Por uma psico-política de resistência
Yanomami, Amazonas, 1974 (Foto: Claudia Andujar/Cortesia Galeria Vermelho)

 

 

Sempre ouvi a história de que os passeios turísticos nas dunas de Natal/RN são precedidos pela pergunta “com ou sem emoção”? “Com emoção” implicaria em manobras arriscadas, trazendo a constante ameaça de acidentes, ferimentos graves ou morte iminente. “Sem emoção” equivaleria a apenas desfrutar com prazer a paisagem. Tudo o que eu queria agora era poder decidir se eu quero eleições com ou sem emoção. Se eu pudesse escolher, preferiria não ter que aguardar o resultado das urnas com pavor acerca do futuro das próximas gerações. Infelizmente, o mês de outubro será, quer eu queira ou não, “com emoção” e por isso proponho uma pausa para pensar um pouco sobre o papel das emoções e dos sentimentos na política.

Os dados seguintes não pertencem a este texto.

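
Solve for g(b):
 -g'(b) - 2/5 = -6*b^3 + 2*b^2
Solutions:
 g(b) = C1 + 3*b^4/2 - 2*b^3/3 - 2*b/5


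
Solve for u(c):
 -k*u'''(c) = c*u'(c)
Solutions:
 u(c) = C1 + Integral(C2*airyai(c*(-1/k)^(1/3)) + C3*airybi(c*(-1/k)^(1/3)), c)


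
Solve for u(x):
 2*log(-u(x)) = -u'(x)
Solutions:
 -li(-u(x)) = C1 - 2*x


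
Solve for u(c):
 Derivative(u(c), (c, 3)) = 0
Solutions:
 u(c) = C1 + C2*c + C3*c^2


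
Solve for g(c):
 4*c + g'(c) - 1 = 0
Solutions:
 g(c) = C1 - 2*c^2 + c


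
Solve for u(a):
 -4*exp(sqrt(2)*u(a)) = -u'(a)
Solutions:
 u(a) = sqrt(2)*(2*log(-1/(C1 + 4*a)) - log(2))/4


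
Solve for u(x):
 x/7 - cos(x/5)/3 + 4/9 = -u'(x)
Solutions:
 u(x) = C1 - x^2/14 - 4*x/9 + 5*sin(x/5)/3


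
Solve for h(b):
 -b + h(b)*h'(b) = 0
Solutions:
 h(b) = -sqrt(C1 + b^2)
 h(b) = sqrt(C1 + b^2)


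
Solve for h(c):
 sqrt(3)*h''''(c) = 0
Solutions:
 h(c) = C1 + C2*c + C3*c^2 + C4*c^3


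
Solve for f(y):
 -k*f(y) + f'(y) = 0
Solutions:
 f(y) = C1*exp(k*y)


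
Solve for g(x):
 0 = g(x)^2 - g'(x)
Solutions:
 g(x) = -1/(C1 + x)


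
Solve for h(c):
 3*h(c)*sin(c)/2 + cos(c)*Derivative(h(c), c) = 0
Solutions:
 h(c) = C1*cos(c)^(3/2)


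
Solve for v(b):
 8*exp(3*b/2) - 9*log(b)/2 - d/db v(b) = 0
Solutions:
 v(b) = C1 - 9*b*log(b)/2 + 9*b/2 + 16*exp(3*b/2)/3


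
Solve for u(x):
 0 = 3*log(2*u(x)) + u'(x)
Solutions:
 Integral(1/(log(_y) + log(2)), (_y, u(x)))/3 = C1 - x


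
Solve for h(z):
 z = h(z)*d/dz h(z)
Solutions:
 h(z) = -sqrt(C1 + z^2)
 h(z) = sqrt(C1 + z^2)


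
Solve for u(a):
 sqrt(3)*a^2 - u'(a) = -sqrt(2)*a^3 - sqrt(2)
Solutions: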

Talvez fosse importante começar fazendo distinções. Embora sejam usados comumente como sinônimos, emoção e sentimento apontam para experiências diferentes. As emoções são individuais, passageiras e mobilizadoras. Os sentimentos admitem comunicação, compartilhamento e são mais duráveis. Por isso um passeio nas dunas “sem emoção” pode ser acompanhado simultaneamente de um sentimento de paz e harmonia. Não falamos nunca de uma emoção de solidariedade, culpa ou até mesmo de vergonha alheia, pois emoção, ao contrário do sentimento, é sempre pontual e auto-centrada, não permitindo espaço para a voz do outro. As emoções são mais subjetivas, ao passo que os sentimentos são inter-subjetivos e ancorados no mundo. As emoções são mais aceleradas e impulsivas, enquanto os sentimentos são mais lentos e estáveis e por isso mesmo não se opõem necessariamente à racionalidade ou ao pensamento. Todo pensamento é atravessado de sentimentos, todo sentimento é pensante. Já as emoções são pré-conscientes e instintivas. Emoções e sentimentos fazem parte estrutural da existência humana, mas têm sido sido cada vez mais capturadas por isso que o filósofo sul-coreano Byung-chul Han chamou de “psico-política”, ou seja, o controle e gerenciamento das ações através de um condicionamento afetivo.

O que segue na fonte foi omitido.